I was appalled by the deal the Israeli government cut with Hezbollah on Jan. 26, 2004, and expressed this in my column last week on the subject. I offered five reasons against this step, including the prediction that "Some or many of those 429 will again engage in terrorism against Israel." Well, it did not take long for that prediction to be confirmed. "Freed terrorist vows he'll fulfil suicide mission" reads today's Sunday Times (London) headline.
It tells of Steven Smyrek, 32, a German (and British-educated) would-be terrorist arrested on arrival in Israel in 1997 before he could carry out his suicide mission. Convicted and sentenced to 10-years he jail, he expressed no remorse in court and rejected an offer to serve his time in Germany, preferring to stay among "his people" in Israel's toughest prison. Smyrek reportedly now speaks fluent Arabic and according to the Times, "After living with Palestinian and Lebanese convicts for more than six years, his fundamentalist resolve to die for the cause has hardened."
Smyrek signed a document renouncing violence before he left Israel, but also before leaving Israel announced in an interview on German television interview that
It's an honour to die for Islam and for Allah. When the order comes you have to carry it out and there's no time to ask if there is a God or not, or to think what will happen after you're dead, without feeling you simply have to lay down your life as Allah decreed.
And to think there are now another 428 such extremists on the loose. What were the Israelis thinking when they made this trade? What have they brought on themselves and the rest of us? (February 8, 2004)
Apr. 27, 2004 update: On his meeting with Iranian President Mohammed Khatami, Karim Abdul Obeid, the most prominent of the Hezbollah prisoners swapped in January 2004, had this to say about that exchange: "The release of Lebanese prisoners from Zionist jails is an embarrassing defeat for Israel." How right he is. How strange that so many Israelis cannot see this plain fact.
Sep. 30, 2004 update: I trace a similar pattern in another context at "Gitmo Recidivists."

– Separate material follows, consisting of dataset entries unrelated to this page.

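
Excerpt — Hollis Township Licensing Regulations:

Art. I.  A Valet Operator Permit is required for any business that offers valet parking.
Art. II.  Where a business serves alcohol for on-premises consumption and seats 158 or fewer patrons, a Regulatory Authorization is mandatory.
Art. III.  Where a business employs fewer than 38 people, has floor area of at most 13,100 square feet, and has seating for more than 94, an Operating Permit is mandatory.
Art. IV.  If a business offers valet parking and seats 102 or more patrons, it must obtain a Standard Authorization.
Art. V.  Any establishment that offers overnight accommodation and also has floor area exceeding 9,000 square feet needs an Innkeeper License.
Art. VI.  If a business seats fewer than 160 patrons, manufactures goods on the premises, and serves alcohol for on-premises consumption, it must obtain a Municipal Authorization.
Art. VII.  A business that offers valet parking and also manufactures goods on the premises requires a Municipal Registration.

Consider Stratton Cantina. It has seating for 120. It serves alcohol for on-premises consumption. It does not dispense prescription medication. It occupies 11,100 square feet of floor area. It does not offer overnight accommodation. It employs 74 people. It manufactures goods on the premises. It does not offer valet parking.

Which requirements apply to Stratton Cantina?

Art. I. does not offer valet parking → Valet Operator Permit not required.
Art. II. serves alcohol for on-premises consumption; seating 120 ≤ 158 → Regulatory Authorization required.
Art. III. employees 74 ≥ 38; floor area 11,100 square feet ≤ 13,100 square feet; seating 120 > 94 → Operating Permit not required.
Art. IV. does not offer valet parking; seating 120 ≥ 102 → Standard Authorization not required.
Art. V. does not offer overnight accommodation; floor area 11,100 square feet > 9,000 square feet → Innkeeper License not required.
Art. VI. seating 120 < 160; manufactures goods on the premises; serves alcohol for on-premises consumption → Municipal Authorization required.
Art. VII. does not offer valet parking; manufactures goods on the premises → Municipal Registration not required.

Municipal Authorization, Regulatory Authorization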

Feb. 21, 2005 update: The Jerusalem Post reports today that another prisoner released in January 2004 has resorted to violence against Israel. Specifically, he was one of the two terrorists shot and killed by Israeli soldiers Feb. 15 while attempting a night-time attack on Har Bracha. Atsem Mansour, 29, a Fatah Tanzim member from the Balata refugee camp, had been imprisoned in Israel from October 2001 to January 2004 for involvement in terrorism.
The news item also contains an extraordindary statistic from an earlier release of prisoners: "The security establishment's most current statistics relate to the May 1985 'Jibril deal' in which more than 1,000 prisoners were released: Of the 238 of them released to the West Bank and Gaza, 48 percent, or 114, resumed their terrorist activities."
Sep. 8, 2006 update: A report issued yesterday by the Almagor Terror Victims Association shows that (in the words of an Arutz Sheva report) "at least 14 of the major terrorist attacks in recent years were carried out by terrorists released from prison in the context of various 'good will gestures' and Israeli prisoner deals." These attacks led to the deaths of 123 Israelis and a much larger number of injured and disabled. The report provides names and specifics. More broadly:
Between the years 1993-1999, in the context of "confidence building measures" and prisoner deals, Israel released 6,912 terrorists. 854 of them (14%) were arrested subsequently for murder, attempted or otherwise. There are no statistics available for those who returned to non-fatal terrorist activities, instruction or logistical support.
Dec. 4, 2007 update: For another pattern, see my weblog entry today on "Recidivist Palestinian Terrorists."